News | August 04, 2008

Lowering Cholesterol Early in Life Could Save Lives

August 5, 2008 - With heart disease maintaining top billing as the leading cause of death in the U.S., a team of University of California San Diego School of Medicine physician-researchers is proposing aggressive intervention to lower cholesterol levels as early as childhood is the best approach to reduce the incidence of coronary heart disease.

In a review article published in the Aug. 5, 2008 issue of the American Heart Association journal Circulation, pioneering lipid researcher Daniel Steinberg, M.D., Ph.D., professor emeritus of medicine at UC San Diego, and colleagues Christopher Glass, M.D., Ph.D. and Joseph Witztum, M.D., both UC San Diego professors of medicine, call current approaches to lowering cholesterol to prevent heart disease “too little, too late.”

They state that with a large body of evidence proving low cholesterol levels equate with low rates of heart disease, “our long-term goal should be to alter our lifestyle accordingly, beginning in infancy or early childhood” and that “instituting a low-saturated fat, low-cholesterol diet in infancy (seven months) is perfectly safe, without adverse effects…”

Steinberg said progress has been made in the treatment of coronary heart disease in adults with cholesterol lowering drugs like statins. However, while studies show a 30 percent decrease in death and disability from heart disease in patients treated with statins, 70 percent of patients have cardiac events while on statin therapy. Promising new therapies are under development, but with an alarming rate of coronary heart disease in the U.S. today, action to curtail the epidemic is needed today, he said

They propose lowering low-density lipoproteins (the so-called “bad cholesterol”) to less than 50 mg./dl., even in children and young adults as a safe and potentially life-saving standard through diet and exercise changes. Drug treatment may also be necessary in those at very high risk.

“Our review of the literature convinces us that more aggressive and earlier intervention will probably prevent considerably more than 30 percent of coronary heart disease,” Dr. Steinberg said. “Studies show that fatty streak lesions in the arteries that are a precursor to atherosclerosis and heart disease begin in childhood, and advanced lesions are not uncommon by age 30. Why not nip things in the bud?”

Physicians have been slow to measure cholesterol, much less prescribe cholesterol-lowering regimens in children and young adults who are otherwise healthy. However, the UC San Diego team notes that studies of Japanese men in the 1950s showed that consuming a low-fat diet from infancy resulted in lifelong low cholesterol levels, and their death rate from heart disease was only 10 percent of the rate of cardiac-related death in the U.S. Even with risk factors such as cigarette smoking and diabetes, heart disease deaths remained significantly lower in Japanese men with lifetime levels of low cholesterol. This protective effect was lost in Japanese who migrated to the U.S. and adopted a Western diet leading to higher blood cholesterol levels.

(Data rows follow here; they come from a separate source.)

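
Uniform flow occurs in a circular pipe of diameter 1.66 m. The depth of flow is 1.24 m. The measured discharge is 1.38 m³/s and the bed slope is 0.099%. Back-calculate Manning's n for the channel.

n = 0.0249

For a circular section of diameter D = 1.66 m at depth y = 1.24 m, the central angle is θ = 2 arccos(1 − 2y/D) = 4.175 rad. Then A = (D²/8)(θ − sin θ) = 1.734 m² and P = Dθ/2 = 3.465 m.
Hydraulic radius R = A/P = 1.734/3.465 = 0.5004 m.
Rearranging Manning's equation: n = (1/Q) A R^(2/3) S^(1/2) = (1/1.38) × 1.734 × 0.5004^(2/3) × √0.00099 = 0.0249.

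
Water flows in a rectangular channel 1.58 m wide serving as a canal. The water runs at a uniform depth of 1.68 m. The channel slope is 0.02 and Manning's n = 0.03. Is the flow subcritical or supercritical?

Flow area A = b·y = 1.58 × 1.68 = 2.654 m². Wetted perimeter P = b + 2y = 1.58 + 2×1.68 = 4.94 m.
Hydraulic radius R = A/P = 2.654/4.94 = 0.5373 m.
V = (1/n) R^(2/3) √S = (1/0.03) × 0.5373^(2/3) × √0.02 = 3.116 m/s. Hydraulic depth D_h = A/T = 2.654/1.58 = 1.68 m.
Froude number Fr = V/√(g·D_h) = 3.116/√(9.81×1.68) = 0.767, which is less than 1, so the flow is subcritical.

subcritical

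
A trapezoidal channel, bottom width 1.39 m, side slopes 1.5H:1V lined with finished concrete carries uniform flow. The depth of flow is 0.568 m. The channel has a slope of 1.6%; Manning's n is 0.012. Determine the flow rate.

With bottom width b = 1.39 m and side slope z = 1.5: A = (b + zy)y = (1.39 + 1.5×0.568)×0.568 = 1.273 m²; P = b + 2y√(1+z²) = 1.39 + 2×0.568×1.803 = 3.438 m.
Hydraulic radius R = A/P = 1.273/3.438 = 0.3704 m.
Manning's equation: Q = (1/n) A R^(2/3) S^(1/2) = (1/0.012) × 1.273 × 0.3704^(2/3) × 0.016^(1/2) = 6.92 m³/s.

Q = 6.92 m³/s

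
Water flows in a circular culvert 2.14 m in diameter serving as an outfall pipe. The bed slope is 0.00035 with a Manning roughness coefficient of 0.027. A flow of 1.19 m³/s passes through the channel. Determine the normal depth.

Manning's equation rearranged: A R^(2/3) = nQ / (1·√S) = 0.027 × 1.19 / (√0.00035) = 1.717.
Trying y = 1.46 m: A R^(2/3) = 1.918 — over.
Trying y = 1.12 m: A R^(2/3) = 1.28 — short.
Trying y = 1.35 m: A R^(2/3) = 1.717 — close enough.

y_n = 1.35 m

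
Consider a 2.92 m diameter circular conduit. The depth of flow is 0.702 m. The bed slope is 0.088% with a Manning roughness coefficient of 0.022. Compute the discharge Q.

Q = 0.928 m³/s

For a circular section of diameter D = 2.92 m at depth y = 0.702 m, the central angle is θ = 2 arccos(1 − 2y/D) = 2.05 rad. Then A = (D²/8)(θ − sin θ) = 1.239 m² and P = Dθ/2 = 2.993 m.
Hydraulic radius R = A/P = 1.239/2.993 = 0.414 m.
Manning's equation: Q = (1/n) A R^(2/3) S^(1/2) = (1/0.022) × 1.239 × 0.414^(2/3) × 0.00088^(1/2) = 0.928 m³/s.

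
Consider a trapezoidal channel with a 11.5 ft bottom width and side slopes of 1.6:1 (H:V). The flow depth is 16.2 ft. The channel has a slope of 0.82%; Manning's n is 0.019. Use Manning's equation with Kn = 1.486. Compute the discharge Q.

Q = 17700 ft³/s

With bottom width b = 11.5 ft and side slope z = 1.6: A = (b + zy)y = (11.5 + 1.6×16.2)×16.2 = 606.2 ft²; P = b + 2y√(1+z²) = 11.5 + 2×16.2×1.887 = 72.63 ft.
Hydraulic radius R = A/P = 606.2/72.63 = 8.346 ft.
Manning's equation: Q = (1.486/n) A R^(2/3) S^(1/2) = (1.486/0.019) × 606.2 × 8.346^(2/3) × 0.0082^(1/2) = 17700 ft³/s.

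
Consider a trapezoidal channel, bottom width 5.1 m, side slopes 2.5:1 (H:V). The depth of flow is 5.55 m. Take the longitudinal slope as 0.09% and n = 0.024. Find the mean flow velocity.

V = 2.61 m/s

With bottom width b = 5.1 m and side slope z = 2.5: A = (b + zy)y = (5.1 + 2.5×5.55)×5.55 = 105.3 m²; P = b + 2y√(1+z²) = 5.1 + 2×5.55×2.693 = 34.99 m.
Hydraulic radius R = A/P = 105.3/34.99 = 3.01 m.
From Manning's equation, V = (1/n) R^(2/3) S^(1/2) = (1/0.024) × 3.01^(2/3) × 0.0009^(1/2) = 2.61 m/s.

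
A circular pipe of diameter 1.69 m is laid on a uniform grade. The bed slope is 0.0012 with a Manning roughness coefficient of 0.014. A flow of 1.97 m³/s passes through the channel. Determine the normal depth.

y_n = 0.973 m

Manning's equation rearranged: A R^(2/3) = nQ / (1·√S) = 0.014 × 1.97 / (√0.0012) = 0.7962.
At y = 0.742 m: A R^(2/3) = 0.5036 — low.
At y = 1.17 m: A R^(2/3) = 1.042 — high.
At y = 0.973 m: A R^(2/3) = 0.7959 — ≈ 0.7962.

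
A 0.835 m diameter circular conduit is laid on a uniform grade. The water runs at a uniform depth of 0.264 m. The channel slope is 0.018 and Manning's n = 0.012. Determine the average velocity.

V = 3.14 m/s

For a circular section of diameter D = 0.835 m at depth y = 0.264 m, the central angle is θ = 2 arccos(1 − 2y/D) = 2.389 rad. Then A = (D²/8)(θ − sin θ) = 0.1486 m² and P = Dθ/2 = 0.9972 m.
Hydraulic radius R = A/P = 0.1486/0.9972 = 0.149 m.
From Manning's equation, V = (1/n) R^(2/3) S^(1/2) = (1/0.012) × 0.149^(2/3) × 0.018^(1/2) = 3.14 m/s.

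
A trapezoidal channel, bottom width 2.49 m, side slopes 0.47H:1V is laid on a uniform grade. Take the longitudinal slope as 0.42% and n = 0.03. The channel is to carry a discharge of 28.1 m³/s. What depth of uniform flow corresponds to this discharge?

y_n = 2.9 m

Manning's equation rearranged: A R^(2/3) = nQ / (1·√S) = 0.03 × 28.1 / (√0.0042) = 13.01.
At y = 3.28 m: A R^(2/3) = 16.22 — over.
At y = 2.08 m: A R^(2/3) = 7.298 — short.
At y = 2.9 m: A R^(2/3) = 13.01 — ≈ 13.01.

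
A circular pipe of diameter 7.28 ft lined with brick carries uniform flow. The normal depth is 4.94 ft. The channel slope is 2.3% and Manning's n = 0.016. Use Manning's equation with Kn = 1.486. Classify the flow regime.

supercritical

For a circular section of diameter D = 7.28 ft at depth y = 4.94 ft, the central angle is θ = 2 arccos(1 − 2y/D) = 3.872 rad. Then A = (D²/8)(θ − sin θ) = 30.07 ft² and P = Dθ/2 = 14.09 ft.
Hydraulic radius R = A/P = 30.07/14.09 = 2.134 ft.
V = (1.486/n) R^(2/3) √S = (1.486/0.016) × 2.134^(2/3) × √0.023 = 23.34 ft/s. Hydraulic depth D_h = A/T = 30.07/6.8 = 4.422 ft.
Froude number Fr = V/√(g·D_h) = 23.34/√(32.2×4.422) = 1.96, which is greater than 1, so the flow is supercritical.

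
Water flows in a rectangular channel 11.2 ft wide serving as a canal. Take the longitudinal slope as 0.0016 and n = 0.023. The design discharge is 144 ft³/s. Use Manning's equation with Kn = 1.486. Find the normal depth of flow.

Manning's equation rearranged: A R^(2/3) = nQ / (1.486·√S) = 0.023 × 144 / (1.486 × √0.0016) = 55.72.
Trying y = 2.4 ft: A R^(2/3) = 37.99 — too small.
Trying y = 3.74 ft: A R^(2/3) = 71.76 — too large.
Trying y = 3.13 ft: A R^(2/3) = 55.79 — matches.

y_n = 3.13 ft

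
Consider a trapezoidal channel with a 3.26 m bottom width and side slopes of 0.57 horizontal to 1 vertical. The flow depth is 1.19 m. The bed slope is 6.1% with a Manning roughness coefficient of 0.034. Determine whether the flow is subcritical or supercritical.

supercritical

With bottom width b = 3.26 m and side slope z = 0.57: A = (b + zy)y = (3.26 + 0.57×1.19)×1.19 = 4.687 m²; P = b + 2y√(1+z²) = 3.26 + 2×1.19×1.151 = 5.999 m.
Hydraulic radius R = A/P = 4.687/5.999 = 0.7812 m.
V = (1/n) R^(2/3) √S = (1/0.034) × 0.7812^(2/3) × √0.061 = 6.161 m/s. Hydraulic depth D_h = A/T = 4.687/4.617 = 1.015 m.
Froude number Fr = V/√(g·D_h) = 6.161/√(9.81×1.015) = 1.95, which is greater than 1, so the flow is supercritical.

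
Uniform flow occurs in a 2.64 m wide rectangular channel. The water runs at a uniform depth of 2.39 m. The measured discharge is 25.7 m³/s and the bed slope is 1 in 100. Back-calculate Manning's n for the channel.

Flow area A = b·y = 2.64 × 2.39 = 6.31 m². Wetted perimeter P = b + 2y = 2.64 + 2×2.39 = 7.42 m.
Hydraulic radius R = A/P = 6.31/7.42 = 0.8504 m.
Rearranging Manning's equation: n = (1/Q) A R^(2/3) S^(1/2) = (1/25.7) × 6.31 × 0.8504^(2/3) × √0.01 = 0.022.

n = 0.022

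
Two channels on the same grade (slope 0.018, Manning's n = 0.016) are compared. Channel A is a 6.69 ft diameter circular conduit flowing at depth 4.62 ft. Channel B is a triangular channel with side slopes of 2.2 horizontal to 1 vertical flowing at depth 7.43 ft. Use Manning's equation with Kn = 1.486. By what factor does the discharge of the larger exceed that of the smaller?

6.72

Channel A: For a circular section of diameter D = 6.69 ft at depth y = 4.62 ft, the central angle is θ = 2 arccos(1 − 2y/D) = 3.924 rad. Then A = (D²/8)(θ − sin θ) = 25.89 ft² and P = Dθ/2 = 13.12 ft. Hydraulic radius R = A/P = 25.89/13.12 = 1.973 ft. Q_A = (1.486/0.016)·25.89·1.973^(2/3)·√0.018 = 507.5 ft³/s.
Channel B: For a triangular section with side slope z = 2.2: A = zy² = 2.2×7.43² = 121.5 ft²; P = 2y√(1+z²) = 2×7.43×2.417 = 35.91 ft. Hydraulic radius R = A/P = 121.5/35.91 = 3.382 ft. Q_B = (1.486/0.016)·121.5·3.382^(2/3)·√0.018 = 3410 ft³/s.
The larger discharge is 3410 ft³/s and the smaller is 507.5 ft³/s; the ratio is 6.72.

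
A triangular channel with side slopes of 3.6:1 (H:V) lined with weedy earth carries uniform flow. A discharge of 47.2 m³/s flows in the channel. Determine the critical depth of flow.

y_c = 2.04 m

At critical depth, Q² T / (g A³) = 1, i.e. A³/T = Q²/g = 47.2²/9.81 = 227.1.
At y = 1.4 m: A³/T = 34.85 — short.
At y = 2.35 m: A³/T = 464.4 — over.
At y = 2.04 m: A³/T = 228.9 — matches.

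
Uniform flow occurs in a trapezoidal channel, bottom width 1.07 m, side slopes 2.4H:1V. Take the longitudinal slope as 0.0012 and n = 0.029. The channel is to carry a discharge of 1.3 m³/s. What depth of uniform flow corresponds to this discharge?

y_n = 0.708 m

Manning's equation rearranged: A R^(2/3) = nQ / (1·√S) = 0.029 × 1.3 / (√0.0012) = 1.088.
Try y = 0.496 m: A R^(2/3) = 0.5105 — low.
Try y = 0.708 m: A R^(2/3) = 1.087 — ≈ 1.088.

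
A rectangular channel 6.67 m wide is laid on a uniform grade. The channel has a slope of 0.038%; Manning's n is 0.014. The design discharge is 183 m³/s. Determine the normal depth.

Manning's equation rearranged: A R^(2/3) = nQ / (1·√S) = 0.014 × 183 / (√0.00038) = 131.4.
At y = 13 m: A R^(2/3) = 166.2 — over.
At y = 9.48 m: A R^(2/3) = 115.4 — short.
At y = 10.6 m: A R^(2/3) = 131.5 — close enough.

y_n = 10.6 m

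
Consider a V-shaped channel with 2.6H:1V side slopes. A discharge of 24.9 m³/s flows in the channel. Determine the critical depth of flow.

At critical depth, Q² T / (g A³) = 1, i.e. A³/T = Q²/g = 24.9²/9.81 = 63.2.
Try y = 1.42 m: A³/T = 19.51 — too small.
Try y = 2.06 m: A³/T = 125.4 — too large.
Try y = 1.8 m: A³/T = 63.87 — close enough.

y_c = 1.8 m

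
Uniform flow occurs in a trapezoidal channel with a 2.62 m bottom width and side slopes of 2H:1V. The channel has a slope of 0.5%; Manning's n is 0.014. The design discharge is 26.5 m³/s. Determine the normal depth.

y_n = 1.23 m

Manning's equation rearranged: A R^(2/3) = nQ / (1·√S) = 0.014 × 26.5 / (√0.005) = 5.247.
At y = 1.57 m: A R^(2/3) = 8.665 — over.
At y = 1.23 m: A R^(2/3) = 5.247 — ≈ 5.247.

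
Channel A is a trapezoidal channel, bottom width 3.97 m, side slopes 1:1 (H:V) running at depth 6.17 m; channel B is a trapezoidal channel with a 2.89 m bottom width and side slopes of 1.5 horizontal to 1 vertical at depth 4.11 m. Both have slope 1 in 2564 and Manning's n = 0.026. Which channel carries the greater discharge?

Channel A: With bottom width b = 3.97 m and side slope z = 1: A = (b + zy)y = (3.97 + 1×6.17)×6.17 = 62.56 m²; P = b + 2y√(1+z²) = 3.97 + 2×6.17×1.414 = 21.42 m. Hydraulic radius R = A/P = 62.56/21.42 = 2.921 m. Q_A = (1/0.026)·62.56·2.921^(2/3)·√0.00039 = 97.1 m³/s.
Channel B: With bottom width b = 2.89 m and side slope z = 1.5: A = (b + zy)y = (2.89 + 1.5×4.11)×4.11 = 37.22 m²; P = b + 2y√(1+z²) = 2.89 + 2×4.11×1.803 = 17.71 m. Hydraulic radius R = A/P = 37.22/17.71 = 2.102 m. Q_B = (1/0.026)·37.22·2.102^(2/3)·√0.00039 = 46.38 m³/s.
Q_A = 97.1 m³/s vs Q_B = 46.38 m³/s, so channel A carries more.

channel A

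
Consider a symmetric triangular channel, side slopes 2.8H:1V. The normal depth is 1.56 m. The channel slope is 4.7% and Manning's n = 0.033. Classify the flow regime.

supercritical

For a triangular section with side slope z = 2.8: A = zy² = 2.8×1.56² = 6.814 m²; P = 2y√(1+z²) = 2×1.56×2.973 = 9.276 m.
Hydraulic radius R = A/P = 6.814/9.276 = 0.7346 m.
V = (1/n) R^(2/3) √S = (1/0.033) × 0.7346^(2/3) × √0.047 = 5.348 m/s. Hydraulic depth D_h = A/T = 6.814/8.736 = 0.78 m.
Froude number Fr = V/√(g·D_h) = 5.348/√(9.81×0.78) = 1.93, which is greater than 1, so the flow is supercritical.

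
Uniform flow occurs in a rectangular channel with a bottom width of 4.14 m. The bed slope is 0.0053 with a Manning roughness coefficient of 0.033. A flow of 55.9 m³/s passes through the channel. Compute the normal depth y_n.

y_n = 4.79 m

Manning's equation rearranged: A R^(2/3) = nQ / (1·√S) = 0.033 × 55.9 / (√0.0053) = 25.34.
Try y = 4.08 m: A R^(2/3) = 20.87 — short.
Try y = 5.51 m: A R^(2/3) = 29.95 — over.
Try y = 4.79 m: A R^(2/3) = 25.35 — ≈ 25.34.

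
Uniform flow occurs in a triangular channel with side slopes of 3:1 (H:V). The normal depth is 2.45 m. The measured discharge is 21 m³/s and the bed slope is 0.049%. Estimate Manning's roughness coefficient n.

n = 0.021

For a triangular section with side slope z = 3: A = zy² = 3×2.45² = 18.01 m²; P = 2y√(1+z²) = 2×2.45×3.162 = 15.5 m.
Hydraulic radius R = A/P = 18.01/15.5 = 1.162 m.
Rearranging Manning's equation: n = (1/Q) A R^(2/3) S^(1/2) = (1/21) × 18.01 × 1.162^(2/3) × √0.00049 = 0.021.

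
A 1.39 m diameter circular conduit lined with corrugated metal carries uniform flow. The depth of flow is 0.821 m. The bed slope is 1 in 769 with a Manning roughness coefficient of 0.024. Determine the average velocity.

V = 0.792 m/s

For a circular section of diameter D = 1.39 m at depth y = 0.821 m, the central angle is θ = 2 arccos(1 − 2y/D) = 3.506 rad. Then A = (D²/8)(θ − sin θ) = 0.9329 m² and P = Dθ/2 = 2.437 m.
Hydraulic radius R = A/P = 0.9329/2.437 = 0.3828 m.
From Manning's equation, V = (1/n) R^(2/3) S^(1/2) = (1/0.024) × 0.3828^(2/3) × 0.0013^(1/2) = 0.792 m/s.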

Interventions today typically begin in adults diagnosed with high cholesterol levels or other risk factors or symptoms of coronary artery disease. However, initiating cholesterol-lowering interventions in 50-year-old adults, even if successful, is unlikely to reverse established arterial disease and will therefore have limited impact on the occurrence of adverse events related to coronary heart disease.

Citing the success of lowering cholesterol levels in children diagnosed with familial hypercholesterolemia, the UC San Diego team suggests programs to lower cholesterol in the population at large from childhood on, with the ideal LDL level set at 50 mg./dl. or less (in those at highest risk) will have a long-term beneficial effect and lower the nationwide rates of coronary artery disease. They do not advocate using drug therapy to reach these levels, especially in children with no other risk factors, but to achieve these low levels through “TLC,” or “therapeutic lifestyle changes,” such as diet and exercise.

The National Institutes of Health (NIH) has declared “war” against the parallel epidemics of obesity and diabetes. The researchers conclude, “the weapons for those wars - education and behavior modification - are the same as those needed for a war on coronary heart disease.”

They propose a concerted national effort might dramatically reduce morbidity and mortality due to these three major chronic diseases. They admit it may take generations to achieve and it would require an all-out commitment of money and manpower to re-educate and modify the behavior of a nation. They wrote, “is that impossible? No. We have already shown that even a frankly addictive behavior like cigarette smoking can be overcome (eventually).”